Education notes provided by The Learning Federation and Education Services Australia
Michael buys a golliwog for his goddaughter, Kathy. He walks past a Salvation Army band and gives some coins to the smiling young woman collecting money for them. A small procession of bicycle-powered people-carriers goes past. The driver at the front of the procession gestures with his hands for those behind to keep moving.
Driver Chop, chop, ladies. The night is young.
A group of young people in a busy outdoor café move from one umbrella-covered table to another. They are holding ice-cream sundaes and drinks.

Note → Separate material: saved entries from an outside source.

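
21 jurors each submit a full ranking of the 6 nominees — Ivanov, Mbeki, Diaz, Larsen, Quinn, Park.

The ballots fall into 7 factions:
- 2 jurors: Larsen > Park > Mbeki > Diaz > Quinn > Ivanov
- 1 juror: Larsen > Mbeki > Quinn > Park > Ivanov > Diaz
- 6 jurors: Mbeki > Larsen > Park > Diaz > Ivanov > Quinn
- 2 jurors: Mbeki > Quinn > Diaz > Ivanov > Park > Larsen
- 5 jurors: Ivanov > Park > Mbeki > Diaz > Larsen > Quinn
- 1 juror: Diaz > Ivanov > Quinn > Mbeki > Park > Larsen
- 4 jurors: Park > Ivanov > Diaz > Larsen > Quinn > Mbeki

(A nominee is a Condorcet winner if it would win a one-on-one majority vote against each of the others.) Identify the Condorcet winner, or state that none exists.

Park

Head-to-head results (21 jurors):
Ivanov vs Mbeki: 10 to 11, Mbeki.
Ivanov vs Diaz: Ivanov is ranked higher on 1+5+4 = 10 ballots, Diaz on 11. Diaz wins 11–10.
Ivanov vs Larsen: 12 to 9, Ivanov.
Ivanov vs Quinn: Ivanov preferred on 6+5+1+4 = 16 ballots; Ivanov wins 16–5.
Ivanov vs Park: 8 to 13, Park.
Mbeki vs Diaz: 2+1+6+2+5 = 16 for Mbeki, 5 for Diaz — Mbeki by 16–5.
Mbeki vs Larsen: 14 to 7, Mbeki.
Mbeki vs Quinn: Mbeki is ranked higher on 2+1+6+2+5 = 16 ballots, Quinn on 5. Mbeki wins 16–5.
Mbeki vs Park: Mbeki preferred on 1+6+2+1 = 10 ballots; Park wins 11–10.
Diaz vs Larsen: 2+5+1+4 = 12 for Diaz, 9 for Larsen — Diaz by 12–9.
Diaz vs Quinn: Diaz preferred on 2+6+5+1+4 = 18 ballots; Diaz wins 18–3.
Diaz vs Park: Diaz is ranked higher on 2+1 = 3 ballots, Park on 18. Park wins 18–3.
Larsen vs Quinn: Larsen is ranked higher on 2+1+6+5+4 = 18 ballots, Quinn on 3. Larsen wins 18–3.
Larsen vs Park: Larsen is ranked higher on 2+1+6 = 9 ballots, Park on 12. Park wins 12–9.
Quinn vs Park: Quinn is ranked higher on 1+2+1 = 4 ballots, Park on 17. Park wins 17–4.
Park defeats every rival head-to-head and is the Condorcet winner.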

Michael Stacey (voice-over) I bought a golliwog for Kathy as I had 12 years before and waited calmly among young people being gentle with one another in the dark. Looking at them and thinking, what had happened? Certain old men wanting to surround and capture paradise. And what that meant – the strange bright place Australians went to instead of dying. I realised paradise is youth and all of us in our middle age and old age try to recapture it in different ways. Like Lonely Buffalo did and Toddy and Ted Godfrey and the lady from Buttons and Bows and all those other old failures, like my good self, with nowhere to go but into the heads of the very young.
As Michael’s narration continues we see more young people in the outdoor café and eventually come to a table where he and Cathy are sitting.
Michael (voice-over) But the young are tougher than they seem and they know in the end what’s most important, which is to dance in their youth, make love and be adored in their proper season and believe all manner of things for a time, till the time ends and they know when it has. It’s written in the slow alteration of their cells and you can’t change that, however you try.
Cathy says goodbye, smiling, and Michael nods grimly. She takes a breath, acknowledging his sadness, and walks away.
Michael (voice-over) Cathy and I met and talked and parted, the way I knew we had to, and she knew too now and I raised my milkshake to her and wished her good luck and imagined her naked and kindly to my old age one last time, and took my old bones off into the early dawn. I thought about homes and families and Kate and everything I’d loved and lost and tasted once and been afraid of ever since I was a schoolboy here, in this strange town.
Michael walks away from the café and onto the beach.
Michael (voice-over) I wasn’t sadder or wiser or perceptively older but I knew how old I was and that was good too in its way.
Michael picks up a banana and speaks into it.
Michael Now is the time for all good men to come to the aid of their hometowns. Signing off.
Michael drops the banana. He is joined by a dog and jogs towards a group of glittering high-rise buildings.